「自分はアスペ?」診察に来た27歳男性を前に、精神科医が尋ねたこと、考えたこと
こんな部下がいたら扱いづらいだろう
「検査の前に、子どもの頃のあなたの様子や、今の生活で困っていることを確かめないといけません。今現在、困っていることは具体的にはどんなことでしょうかね」 「えっ、困っているというと、仕事でですか、私生活でですか?」 「まずは仕事からにしましょうか」 「いろいろあるんですが、職場の非効率性ですかね。プロジェクトは、KGI(注:重要目標達成指標)じゃなくて、KPI(注:重要業績評価指標)で評価しなければならないんですよ」 「最近読んだ本に感化されて、週に2回は何があっても定時退社することにしているんです。課長が怒ってきたときがありましたが、『そんなことだから生産性が上がらないんです』と苦言を呈しておきました」 こんな部下がいたら、さぞかし扱いづらいだろう。 「人間関係のストレスでうつになる人も多いんですが、森田さんはその点はどうですか?」 「厳しい人もいますが、自分では円滑につきあっていると思います。上司も理解があります」 上司の苦労を想像できる力はないようだが、若者ならば仕方がない部分もあるだろう。 「子どもの頃はどういう子どもでした?」 「親は手のかからない子だと言っていましたね」 発達障害の診断には、生育歴が欠かせない。

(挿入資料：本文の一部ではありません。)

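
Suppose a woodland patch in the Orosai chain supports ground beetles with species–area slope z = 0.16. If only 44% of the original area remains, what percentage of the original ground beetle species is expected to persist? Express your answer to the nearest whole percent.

88%

S_new/S_old = (A_new/A_old)^z = 0.44^0.16
= exp(0.16 × ln 0.44) = exp(0.16 × -0.8210) = exp(-0.1314) ≈ 0.8769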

しかし、本人に訊いても子どもの頃のことなど忘れてしまっていて、参考にならないことが多い。よく通知表が参考になるとは言うが、最近の通知表は悪い評価をつけると保護者からクレームがあるせいか、評価が均等化している上に生徒の問題点を指摘するのを避けている傾向があり、これも昔ほど証拠能力があるとは言えなくなっている。
人づきあいは上手ではなさそう
「大学生の頃は、サークルとか入っていましたか?」 このとき、裕介の顔がやや曇った。 「実は……何もしていなかったんです。キャンパスライフというものに憧れて、ちょっとだけテニスサークルに入っていたんですが、女性と話が合わないので、行きたくなくなってしまいました。合宿で夜通し話すのも、苦手でしたし」 サークル活動をしない学生は増えているが、どうも人づきあいは上手ではなさそうだ。この時点で、裕介には独特の思考・行動の傾向があることはわかったが、それが障害レベルなのか、個性の範囲内なのかは、まだわからなかった。そして、正常と異常の線引きが今後医学的にはっきりできるのか、それもまだわからない。 「心理検査の予約をとりましょう。ただ、心理検査の結果だけで診断が決まるわけではないことは、承知しておいてください」 「わかりました。ネットでも、そう書いてありました」 心理検査の万能性にひと言釘を刺して、裕介との初診面接を終了した。裕介は退室するときに、一瞬だけわたしと視線を合わせた。